Goldman's Tips Reward Big Clients

Part of the CFA handbook? Goldman’s Trading Tips Reward Its Biggest Clients Goldman Sachs Group Inc. research analyst Marc Irizarry’s published rating on mutual-fund manager Janus Capital Group Inc. was a lackluster “neutral” in early April 2008. But at an internal meeting that month, the analyst told dozens of Goldman’s traders the stock was likely to head higher, company documents show. The next day, research-department employees at Goldman called about 50 favored clients of the big securities firm with the same tip, including hedge-fund companies Citadel Investment Group and SAC Capital Advisors, the documents indicate. Readers of Mr. Irizarry’s research didn’t find out he was bullish until his written report was issued six days later, after Janus shares had jumped 5.8%. Every week, Goldman analysts offer stock tips at a gathering the firm calls a “trading huddle.” But few of the thousands of clients who receive Goldman’s written research reports ever hear about the recommendations. http://online.wsj.com/article/SB125107135585052521.html

Incredible!

QuantJock_MBA Wrote: ------------------------------------------------------- > Incredible! +1

they should put that on the L1 exam next year. I wonder if any charterholder works in that research department

YAWN good morning WSJ yawn

Wow there goes what we all study in the Ethics at those 3 levels.

AntonioY Wrote: ------------------------------------------------------- > they should put that on the L1 exam next year. I > wonder if any charterholder works in that research > department You bet. Being a CFA means nothing. People can have the charter and still violate all the standards, such as treating clients unfairly or using CFA as a noun (which I believe we all do here)

Man makes me want to sue GS for my 5.8% return too.

No big news there. That’s the i-banking model. Goes on at every major firm.

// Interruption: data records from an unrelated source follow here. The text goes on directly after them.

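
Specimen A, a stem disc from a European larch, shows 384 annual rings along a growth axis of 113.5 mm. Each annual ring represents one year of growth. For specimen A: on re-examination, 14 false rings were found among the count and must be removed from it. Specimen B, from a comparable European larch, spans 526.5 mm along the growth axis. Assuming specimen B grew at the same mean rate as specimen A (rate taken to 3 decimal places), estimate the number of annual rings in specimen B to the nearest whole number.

Specimen A: true annual ring count = 384 − 14 = 370.
A: Extension rate ≈ 113.5 / 370 = 0.307 mm/year.
Specimen B: 526.5 mm / 0.307 mm per year = 1714.98 years ≈ 1715 annual rings.

1715 annual rings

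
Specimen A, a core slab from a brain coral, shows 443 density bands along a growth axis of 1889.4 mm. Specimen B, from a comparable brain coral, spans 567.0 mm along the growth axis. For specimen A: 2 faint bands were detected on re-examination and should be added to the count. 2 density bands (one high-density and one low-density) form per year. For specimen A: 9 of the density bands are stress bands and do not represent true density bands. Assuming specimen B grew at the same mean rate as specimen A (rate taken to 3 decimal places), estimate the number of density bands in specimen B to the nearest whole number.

Specimen A: adjusted count: 443 − 9 + 2 = 436 density bands.
Specimen A: with 2 density bands per year, 436 / 2 = 218 years.
A: Mean rate = 1889.4 mm / 218 years ≈ 8.667 mm/yr.
Specimen B: 567.0 mm / 8.667 mm per year = 65.42 years; at 2 density bands per year that is 65.42 × 2 ≈ 131 density bands.

131 density bands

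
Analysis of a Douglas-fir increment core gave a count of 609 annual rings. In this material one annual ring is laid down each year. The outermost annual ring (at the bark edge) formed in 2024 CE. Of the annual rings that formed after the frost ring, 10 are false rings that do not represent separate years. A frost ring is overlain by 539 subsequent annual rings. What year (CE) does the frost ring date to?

539 annual rings post-date the frost ring.
Excluding 10 false annual rings: 539 − 10 = 529.
2024 − 529 = 1495 CE.

1495 CE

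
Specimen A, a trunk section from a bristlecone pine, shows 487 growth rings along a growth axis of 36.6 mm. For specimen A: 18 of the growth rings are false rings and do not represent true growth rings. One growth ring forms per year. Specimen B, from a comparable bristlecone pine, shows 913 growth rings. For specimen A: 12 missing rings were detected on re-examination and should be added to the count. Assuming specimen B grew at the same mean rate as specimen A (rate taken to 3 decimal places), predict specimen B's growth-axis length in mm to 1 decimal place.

69.4 mm

Specimen A: correcting the raw count gives 487 − 18 + 12 = 481 true growth rings.
A: 36.6 mm over 481 years gives 36.6 / 481 ≈ 0.076 mm per year.
For B, 0.076 mm/year × 913 years = 69.4 mm.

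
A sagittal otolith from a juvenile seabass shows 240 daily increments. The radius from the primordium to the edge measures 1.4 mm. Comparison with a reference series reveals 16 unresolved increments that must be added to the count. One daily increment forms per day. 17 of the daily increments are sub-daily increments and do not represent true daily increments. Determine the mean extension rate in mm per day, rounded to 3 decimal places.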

Atrocious. Not shocking at all, sadly.

Haha! I just posted about how terrible Goldman’s research is a week or so ago. The article didn’t go into this level of detail, but from my observations Goldman frequently posts fake “research” upgrades and downgrades that don’t really say anything but nonetheless move the stock because it’s from Goldman. Reading between the lines, it’s clear the notes are meant to influence the price one way or the other after GS’s elite clients get in on the trade. I wasn’t exactly sure what the mechanism for manipulation was, but something was clearly wrong – even Jefferies, by and large, has more useful research than the garbage Goldman puts out. When are people going to start realizing that working at Goldman isn’t really that prestigious? They robbed the tax payer blind, front run their own clients through high frequency trading, and manipulate the market with fake research. What a joke.